FSRA cyber survey exposes financial sector’s weak links

cyber

The Financial Services Regulatory Authority’s Financial and Cybercrime Prevention department has published the results of a wide-ranging cyber risk management survey, revealing significant gaps in how regulated firms in Abu Dhabi Global Market approach cybersecurity governance, asset management, and incident response.

According to ACA Group, conducted in Q3 2025, the survey was distributed to 315 FSRA-regulated firms and achieved an 83% response rate, with 263 firms contributing data on their governance structures, technical controls, and overall cyber resilience.

ACA Group recently detailed what the FSRA’s cyber risk survey reveals about financial sector readiness in 2026.

The publication was deliberately timed. With the FSRA’s new Cyber Risk Management Rules having come into force on 31 January 2026, the findings serve simultaneously as a readiness benchmark and a regulatory signal — a clear-eyed view of where the sector stands and where it continues to fall short.

Governance gaps remain at the foundation

The survey’s first area of focus assessed the governance frameworks underpinning firms’ cybersecurity programmes. The FSRA expects firms to maintain a formally documented, board-approved cyber risk management framework, supported by active board-level representation and clearly assigned operational responsibilities. The authority’s emphasis on the latter is pointed: ambiguity in accountability rarely becomes apparent under normal operating conditions. It becomes apparent during a cyber incident, when clarity of ownership is the difference between containment and escalation.

Asset visibility and third-party risk are persistent blind spots

The second focus area covers cyber risk assessments, IT asset classification, vulnerability management, and third-party risk. The survey found that without a complete, up-to-date inventory of information and communications technology assets — classified by criticality and sensitivity — firms are making resource allocation decisions in the dark. The FSRA notes that unidentified assets and unpatched vulnerabilities remain among the most exploited attack vectors in the financial sector.

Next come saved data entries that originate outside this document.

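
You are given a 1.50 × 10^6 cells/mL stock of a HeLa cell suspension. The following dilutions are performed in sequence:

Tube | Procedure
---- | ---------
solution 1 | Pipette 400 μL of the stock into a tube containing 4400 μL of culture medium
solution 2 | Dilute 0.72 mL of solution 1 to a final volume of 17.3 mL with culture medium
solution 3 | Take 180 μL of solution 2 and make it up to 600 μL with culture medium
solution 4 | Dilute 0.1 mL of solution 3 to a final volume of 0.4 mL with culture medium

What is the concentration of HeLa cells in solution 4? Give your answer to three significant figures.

390 cells/mL

Step 1: 400 μL + 4400 μL = 4800 μL total → factor 4800/400 = 12
Step 2: 0.72 mL brought to 17.3 mL → factor 17.3/0.72 = 24.028
Step 3: 180 μL brought to 600 μL → factor 600/180 = 3.3333
Step 4: 0.1 mL brought to 0.4 mL → factor 0.4/0.1 = 4
Overall dilution factor = 12 × 24.028 × 3.3333 × 4 = 3844.4
Final = 1.50 × 10^6 cells/mL / 3844.4 = 390 cells/mL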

Third-party cyber risk attracted particular scrutiny. Many firms, the survey suggests, are failing to formalise cybersecurity expectations within vendor relationships. Service provider agreements should include explicit cyber incident reporting requirements, clearly defined cybersecurity standards, and be subject to ongoing compliance monitoring rather than assumed adherence. The FSRA is unambiguous on this point: outsourcing a function does not reduce a firm’s obligations to the regulator.

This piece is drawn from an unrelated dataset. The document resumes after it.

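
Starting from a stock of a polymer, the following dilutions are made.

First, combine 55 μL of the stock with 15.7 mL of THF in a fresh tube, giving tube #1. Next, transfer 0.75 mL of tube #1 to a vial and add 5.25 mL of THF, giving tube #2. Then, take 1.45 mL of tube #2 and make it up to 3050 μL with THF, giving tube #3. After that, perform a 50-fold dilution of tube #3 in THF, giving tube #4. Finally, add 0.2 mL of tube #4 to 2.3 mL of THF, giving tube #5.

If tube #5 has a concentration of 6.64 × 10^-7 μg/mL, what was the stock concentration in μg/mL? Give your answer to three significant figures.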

Training, threat intelligence, and technical controls

The third assessed area covers the day-to-day operational fabric of a firm’s defences. On security awareness training, the FSRA positions employees as a first line of defence against social engineering attacks — and an undertrained workforce as a vulnerability that sophisticated technical controls cannot compensate for. On threat intelligence, firms are expected to actively participate in intelligence-sharing communities and ensure insights are integrated into internal processes rather than siloed. On technical controls, while basic measures such as multi-factor authentication and anti-malware solutions are widely adopted, more advanced controls show lower uptake — an outcome the FSRA acknowledges reflects proportionality principles, though identity and access management remains a firm expectation across the board.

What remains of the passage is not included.